Ford Motor Co (F.N) Chief Executive Alan Mulally, credited with steering the automaker's turnaround, won an endorsement for an indefinite tenure from Ford's chairman and the founding family's senior representative at the company.

I want Alan to stay as long as he would like to stay and hopefully that is quite a while, Ford Executive Chairman Bill Ford Jr. told Reuters on the sidelines of a Detroit Economic Club event on Wednesday.

Bill Ford's comments marked the first time he had addressed Mulally's stewardship as chief executive since rivals General Motors Co GM.UL and Chrysler Group LLC emerged from U.S.-government sponsored bankruptcy protection with new ownership and management.

Mulally, 64, joined Ford in September 2006 after being recruited by Bill Ford Jr., who stepped aside as CEO to hire him away from Boeing Co (BA.N) where he was head of its commercial airplanes business.

The automaker was in a precarious position and widely seen as the weakest of the three Detroit car companies when Ford hired Mulally to revive a turnaround effort that had failed to take hold.

An auto industry outsider then, Mulally is now the longest-serving CEO among the U.S. automakers.
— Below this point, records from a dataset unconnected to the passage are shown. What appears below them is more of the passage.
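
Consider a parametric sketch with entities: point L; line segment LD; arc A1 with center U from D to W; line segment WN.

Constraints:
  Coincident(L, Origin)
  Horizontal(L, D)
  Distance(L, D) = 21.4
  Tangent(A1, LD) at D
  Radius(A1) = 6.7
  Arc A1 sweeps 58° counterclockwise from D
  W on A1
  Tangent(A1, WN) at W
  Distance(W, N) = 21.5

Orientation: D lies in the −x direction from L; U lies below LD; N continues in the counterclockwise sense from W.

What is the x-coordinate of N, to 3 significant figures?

-38.5

On A1, D sits at bearing 90° from U; a 58° counterclockwise sweep puts W at bearing 148°, so W = U + 6.7·(cos 148°, sin 148°) = (-27.1, -3.15). The tangent condition forces UW to be normal to WN, so WN runs along (−sin 148°, cos 148°); with |WN| = 21.5, N = (-38.5, -21.4). So N.x = -38.5.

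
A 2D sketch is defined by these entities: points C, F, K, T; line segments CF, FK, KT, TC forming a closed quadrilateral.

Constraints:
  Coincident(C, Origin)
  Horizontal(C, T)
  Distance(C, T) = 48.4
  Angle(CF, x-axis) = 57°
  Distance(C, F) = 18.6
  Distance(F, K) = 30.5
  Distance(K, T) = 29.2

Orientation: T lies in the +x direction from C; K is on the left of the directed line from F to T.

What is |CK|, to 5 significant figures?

47.051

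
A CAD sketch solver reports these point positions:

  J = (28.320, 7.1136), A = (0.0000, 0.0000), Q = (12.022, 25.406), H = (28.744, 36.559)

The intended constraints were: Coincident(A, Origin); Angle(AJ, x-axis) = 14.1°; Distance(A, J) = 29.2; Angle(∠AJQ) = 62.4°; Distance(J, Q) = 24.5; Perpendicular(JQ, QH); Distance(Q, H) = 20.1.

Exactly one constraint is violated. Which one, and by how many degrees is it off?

Perpendicular(JQ, QH) — off by 8.00°.

A = (0.00, 0.00) ✓; AJ at 14.10° ✓; |AJ| = 29.20 ✓; ∠AJQ = 62.40° ✓; |JQ| = 24.50 ✓; ∠(JQ, QH) = 98.00° ✗; |QH| = 20.10 ✓.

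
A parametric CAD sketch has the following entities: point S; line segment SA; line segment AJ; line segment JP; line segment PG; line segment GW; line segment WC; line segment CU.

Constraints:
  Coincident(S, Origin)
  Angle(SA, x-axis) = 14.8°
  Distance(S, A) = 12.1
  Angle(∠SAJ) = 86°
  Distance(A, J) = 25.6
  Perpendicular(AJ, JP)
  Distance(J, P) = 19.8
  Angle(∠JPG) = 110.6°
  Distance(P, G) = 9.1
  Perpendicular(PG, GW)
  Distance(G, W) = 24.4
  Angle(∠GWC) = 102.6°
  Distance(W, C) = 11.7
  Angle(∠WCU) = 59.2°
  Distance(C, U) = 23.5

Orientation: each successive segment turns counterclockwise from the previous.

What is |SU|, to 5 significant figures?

19.137

S is at the origin; SA runs at 14.8° with length 12.1, so A = (11.699, 3.0909). ∠SAJ = 86.0° gives AJ at 108.80° from the x-axis; with |AJ| = 25.6, J = (3.4486, 27.325). AJ ⟂ JP, so JP runs at -161.20°; with |JP| = 19.8, P = (-15.295, 20.944). ∠JPG = 110.6° gives PG at -91.800° from the x-axis; with |PG| = 9.1, G = (-15.581, 11.849). PG ⟂ GW, so GW runs at -1.8000°; with |GW| = 24.4, W = (8.8070, 11.082). ∠GWC = 102.6° gives WC at 75.600° from the x-axis; with |WC| = 11.7, C = (11.717, 22.415). ∠WCU = 59.2° gives CU at -163.60° from the x-axis; with |CU| = 23.5, U = (-10.827, 15.780). Then |SU| = |U − S| = 19.137.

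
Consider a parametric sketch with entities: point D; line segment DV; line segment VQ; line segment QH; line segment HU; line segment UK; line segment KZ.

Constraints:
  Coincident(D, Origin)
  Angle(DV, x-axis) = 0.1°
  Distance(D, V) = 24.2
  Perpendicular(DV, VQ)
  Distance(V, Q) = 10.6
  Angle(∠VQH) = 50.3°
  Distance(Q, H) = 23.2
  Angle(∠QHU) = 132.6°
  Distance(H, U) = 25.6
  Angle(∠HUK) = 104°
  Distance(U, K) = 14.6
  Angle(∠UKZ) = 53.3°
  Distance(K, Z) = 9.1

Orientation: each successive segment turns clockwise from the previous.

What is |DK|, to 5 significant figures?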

GM's Rick Wagoner, Chrysler's Bob Nardelli and Mulally all testified to the U.S. Congress for an industry bailout less than a year ago.
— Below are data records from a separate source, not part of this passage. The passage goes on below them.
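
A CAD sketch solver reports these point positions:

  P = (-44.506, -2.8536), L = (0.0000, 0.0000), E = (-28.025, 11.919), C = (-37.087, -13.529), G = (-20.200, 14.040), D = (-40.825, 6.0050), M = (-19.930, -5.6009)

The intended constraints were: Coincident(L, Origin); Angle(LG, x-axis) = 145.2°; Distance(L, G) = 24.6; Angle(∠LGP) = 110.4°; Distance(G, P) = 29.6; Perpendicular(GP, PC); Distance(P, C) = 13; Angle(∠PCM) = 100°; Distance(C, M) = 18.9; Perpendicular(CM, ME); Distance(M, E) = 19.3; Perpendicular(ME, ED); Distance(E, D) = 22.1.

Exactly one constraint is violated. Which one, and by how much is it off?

Distance(E, D) = 22.1 — off by 8.00.

L = (0.00, 0.00) ✓; LG at 145.2° ✓; |LG| = 24.60 ✓; ∠LGP = 110.4° ✓; |GP| = 29.60 ✓; ∠(GP, PC) = 90.00° ✓; |PC| = 13.00 ✓; ∠PCM = 100.0° ✓; |CM| = 18.90 ✓; ∠(CM, ME) = 90.00° ✓; |ME| = 19.30 ✓; ∠(ME, ED) = 90.00° ✓; |ED| = 14.10 ✗.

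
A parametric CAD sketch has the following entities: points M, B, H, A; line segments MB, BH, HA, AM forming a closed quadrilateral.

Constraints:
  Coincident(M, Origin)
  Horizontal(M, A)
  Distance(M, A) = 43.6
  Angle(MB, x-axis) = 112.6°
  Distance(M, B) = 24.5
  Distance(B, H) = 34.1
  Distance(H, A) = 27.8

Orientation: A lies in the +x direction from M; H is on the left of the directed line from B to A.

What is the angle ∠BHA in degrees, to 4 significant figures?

137.0°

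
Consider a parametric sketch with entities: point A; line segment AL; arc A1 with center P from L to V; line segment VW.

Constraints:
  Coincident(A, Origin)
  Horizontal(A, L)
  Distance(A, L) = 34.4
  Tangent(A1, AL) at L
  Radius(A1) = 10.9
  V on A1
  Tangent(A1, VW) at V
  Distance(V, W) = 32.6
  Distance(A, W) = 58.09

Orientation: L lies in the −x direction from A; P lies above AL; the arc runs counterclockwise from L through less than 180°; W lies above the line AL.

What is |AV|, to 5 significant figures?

28.535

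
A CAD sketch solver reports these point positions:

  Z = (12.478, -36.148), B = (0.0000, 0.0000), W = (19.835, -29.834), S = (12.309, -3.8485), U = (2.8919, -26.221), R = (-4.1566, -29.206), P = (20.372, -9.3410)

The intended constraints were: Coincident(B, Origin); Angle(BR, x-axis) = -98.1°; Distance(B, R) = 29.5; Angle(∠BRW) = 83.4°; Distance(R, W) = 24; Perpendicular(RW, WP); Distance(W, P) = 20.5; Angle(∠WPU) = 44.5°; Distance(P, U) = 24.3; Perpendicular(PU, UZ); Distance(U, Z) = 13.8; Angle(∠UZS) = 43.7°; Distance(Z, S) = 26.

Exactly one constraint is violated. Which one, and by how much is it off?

Distance(Z, S) = 26 — off by 6.30.

B = (0.00, 0.00) ✓; BR at -98.10° ✓; |BR| = 29.50 ✓; ∠BRW = 83.40° ✓; |RW| = 24.00 ✓; ∠(RW, WP) = 90.00° ✓; |WP| = 20.50 ✓; ∠WPU = 44.50° ✓; |PU| = 24.30 ✓; ∠(PU, UZ) = 90.00° ✓; |UZ| = 13.80 ✓; ∠UZS = 43.70° ✓; |ZS| = 32.30 ✗.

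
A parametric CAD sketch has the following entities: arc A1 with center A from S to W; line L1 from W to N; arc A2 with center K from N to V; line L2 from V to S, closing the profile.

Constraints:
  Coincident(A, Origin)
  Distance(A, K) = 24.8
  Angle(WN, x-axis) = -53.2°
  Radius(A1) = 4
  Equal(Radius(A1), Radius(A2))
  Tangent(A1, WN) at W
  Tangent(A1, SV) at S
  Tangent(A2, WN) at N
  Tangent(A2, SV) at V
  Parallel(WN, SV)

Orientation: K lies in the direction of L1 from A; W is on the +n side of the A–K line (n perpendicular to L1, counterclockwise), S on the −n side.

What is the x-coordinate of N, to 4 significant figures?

18.06

The slot axis is L1's direction at -53.2°, so u = (cos -53.2°, sin -53.2°) = (0.5990, -0.8007) and n = (−sin -53.2°, cos -53.2°) = (0.8007, 0.5990). A is at the origin and K lies 24.8 along u from A, so K = 24.8·u = (14.86, -19.86). Tangency of A1 to both parallel lines with radius 4.0 puts W and S at A ± 4.0·n: W = (3.203, 2.396), S = (-3.203, -2.396). Equal radii place N and V the same way about K: N = K + 4.0·n = (18.06, -17.46), V = K − 4.0·n = (11.65, -22.25). So N.x = 18.06.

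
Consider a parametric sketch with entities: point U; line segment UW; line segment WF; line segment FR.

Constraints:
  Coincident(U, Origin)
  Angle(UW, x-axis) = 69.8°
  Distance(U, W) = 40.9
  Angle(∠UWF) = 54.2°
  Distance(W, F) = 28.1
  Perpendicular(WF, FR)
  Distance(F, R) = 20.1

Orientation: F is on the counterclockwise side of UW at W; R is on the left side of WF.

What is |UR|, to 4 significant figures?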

Wagoner and Nardelli are now gone, GM is majority state-owned and Chrysler is under the management control of Italy's Fiat SpA (FIA.MI).

Wagoner was forced out by the Obama administration. Nardelli resigned from Chrysler in June.

Bill Ford said the automaker has had a succession plan since the day Mulally was hired. He declined to provide details.

Any good corporate governance dictates that you always have succession planning, and that is something we do on a regular basis, Ford said. As a chairman that is obviously something that I spend a lot of time on.

ECONOMY IMPROVING SLOWLY

Mulally has been credited with speeding up decision-making at the automaker by stripping away layers of management and holding weekly meetings to pull together officers from across regions, emphasizing a One Ford focus.

Analysts have credited that focus, and the borrowing of about $23 billion in late 2006 to finance the turnaround plan, as helping put the automaker in a better position than its U.S. rivals to navigate the severe U.S. recession.

The automaker has said it expects to return to at least break-even in 2011 on a yearly basis.

The U.S. economy has shown encouraging signs, but anyone's ability to call a bottom would be tenuous, Ford said on Wednesday.

For me unemployment is the big thing because it is hard to say the economy is getting better until people are getting back to work, and so that is something I look at very closely, Ford said.

We have seen over the last several months a small but steady increase in customer traffic and purchases, he said. We feel encouraged, but we are certainly nowhere (near) yet where we would like to be in terms of the economy.

Ford Motor on Tuesday reported a 17 percent U.S. sales increase for August, the second consecutive month of increases for the company, with support from the U.S. government's cash for clunkers incentive program.